Gaza, West Bank governments urged to abolish death penalty

Palestinian death row prisoners in PA military courts oftentimes don’t have opportunities to defend themselves. 

Mamoun Wazwaz MaanImages

RAMALLAH (IPS) - The execution of a Palestinian father and son by Hamas security forces in Gaza recently illustrates the sharp difference over the death penalty between Gaza and the West Bank. In the West Bank a temporary moratorium is in place.

The executions in Gaza were carried out despite pressure from Palestinian and international human rights organizations for the death penalty to be abolished.

“Although few of the West Bank sentences are carried out as Palestinian Authority (PA) President Mahmoud Abbas doesn’t sign the orders, the judicial system and sentencing procedures haven’t improved. We continue to struggle with other human rights groups to get the PA to change its laws,” Jaber Wishah from the Palestinian Center for Human Rights (PCHR) said.

The two were executed in July following their conviction on charges of treason and murder.

The man, aged 60, and his 29-year-old son had been sentenced to death by a civilian court in November 2004. An appeal against the sentence failed.

Hamas officials said the men had confessed to providing Israeli forces with intelligence which helped them track down Palestinian resistance fighters including Hamas leader Aziz Rantisi who was killed in a 2004 Israeli air strike on his car.

The Palestinian Center for Human Rights (PCHR) condemned the death sentences, saying they had been carried out without authorization from Abbas.

Correct procedures not followed

Under PA law, death sentences have to be ratified by the president under the 2001 Code of Criminal Procedures. The leader has withheld approval in recent cases, creating a de facto moratorium on capital punishment in the Israeli-occupied West Bank, where his administration still holds sway.

A political schism between Gaza’s Hamas leaders and the Fatah-affiliated PA in the West Bank following the 2007 civil war has split the Palestinian legal system, with the Hamas judiciary working independently of the judiciary in the West Bank.

The Palestinian Penal Code applying in the West Bank enables imposition of the death penalty for 17 offenses. In the Gaza Strip, the death penalty can be handed down in cases involving 15 offenses. The penal laws are normally implemented by ordinary civil courts.

PLO code allows death penalty

In addition to the current penal code, the PA also imposes the death penalty pursuant to the Palestine Liberation Organization’s Revolutionary Penal Code of 1979.

This code enables imposition of the death penalty for 42 offenses and is applied by special military and state security courts. These special courts are responsible for the vast majority of death sentences imposed by the PA.

This situation has been criticized by civil judges from the PA’s Judicial Authority.

Thuraya Alwazir, one of the PA Judicial Authority’s few female judges, expressed dissatisfaction with the military courts taking over the jurisdiction of civilian courts.

“We are not happy about this and believe that only civilian courts should have the authority to impose the death penalty. The president is aware of our concerns and the matter was being looked into.

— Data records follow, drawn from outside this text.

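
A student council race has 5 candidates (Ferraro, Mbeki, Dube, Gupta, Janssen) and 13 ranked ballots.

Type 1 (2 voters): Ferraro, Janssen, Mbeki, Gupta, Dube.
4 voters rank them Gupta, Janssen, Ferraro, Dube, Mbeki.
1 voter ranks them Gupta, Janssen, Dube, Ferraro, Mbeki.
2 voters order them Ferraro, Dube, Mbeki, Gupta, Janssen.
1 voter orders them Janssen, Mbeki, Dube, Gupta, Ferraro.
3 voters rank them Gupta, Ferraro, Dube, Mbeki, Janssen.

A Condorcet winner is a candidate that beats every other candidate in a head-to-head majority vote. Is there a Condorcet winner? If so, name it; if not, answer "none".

Check each pair by majority over 13 ballots:
Ferraro vs Mbeki: Ferraro wins 12–1.
Ferraro–Dube: Ferraro 11–2.
Ferraro vs Gupta: Gupta, 9–4.
Ferraro–Janssen: Ferraro 7–6.
Mbeki vs Dube: Dube, 10–3.
Mbeki–Gupta: Gupta 8–5.
Mbeki vs Janssen: Janssen, 8–5.
Dube vs Gupta: Gupta wins 10–3.
Dube–Janssen: Janssen 8–5.
Gupta vs Janssen: Gupta wins 10–3.
Gupta beats each of Ferraro, Mbeki, Dube, Janssen — Gupta is the Condorcet winner.

Gupta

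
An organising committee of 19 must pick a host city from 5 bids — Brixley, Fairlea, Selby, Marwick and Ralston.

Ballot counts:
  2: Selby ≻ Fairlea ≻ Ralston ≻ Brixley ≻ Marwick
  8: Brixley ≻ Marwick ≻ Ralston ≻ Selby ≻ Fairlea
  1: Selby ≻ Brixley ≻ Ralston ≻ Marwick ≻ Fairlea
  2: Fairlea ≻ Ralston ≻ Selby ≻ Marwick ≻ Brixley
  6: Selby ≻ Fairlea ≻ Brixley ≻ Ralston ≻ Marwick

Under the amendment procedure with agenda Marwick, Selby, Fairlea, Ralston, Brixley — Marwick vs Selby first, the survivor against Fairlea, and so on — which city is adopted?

Brixley

Round 1: Marwick vs Selby — 8–11, Selby advances.
Round 2: Selby vs Fairlea — 17–2, Selby advances.
Round 3: Selby vs Ralston — 9–10, Ralston advances.
Round 4: Ralston vs Brixley — 4–15, Brixley advances.
The agenda winner is Brixley.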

However, due to the current political situation the legislation has remained on hold,” Thuraya said.

International law flouted

According to Israeli rights group B’Tselem, the imposition of the death penalty in the Palestinian judicial system contravenes international law in several ways.

These include the broad number of offenses for which the penalty can be applied and the way these special courts deny defendants elementary rules of due process. The accused are given little opportunity to defend themselves and there is no judicial procedure to appeal the decisions of military and state security courts.

So far this year five Gazans have been executed by the Hamas authorities.

B’Tselem says that between 1995 and 2010, 89 Palestinians were sentenced to death. Eighteen executions were carried out over that period.

Two of the death sentences were commuted to prison sentences. Eight of the condemned were murdered while in PA custody. A further three were murdered after escaping from prison during Israel’s military assault on Gaza, Operation Cast Lead, in late 2008 and early 2009.

Eleven people were released from prison or managed to escape, while two people sentenced to death are missing. The rest remain on death row.

Haider Ghanem from Rafah in the southern Gaza Strip was on death row in Gaza’s central prison for a number of years. He was accused of providing Israel with information that led to the death of a number of Palestinian resistance fighters.

He managed to escape during Cast Lead. But masked Hamas gunmen abducted him from his sister’s home during the second night of his freedom.

“A group of heavily armed Hamas men forced their way into our home and took Haider away,” his sister Ighlas Ghanem said. “Several days later we were informed were we could retrieve his body. He had been severely beaten and had been shot numerous times in his legs and arms before being executed.”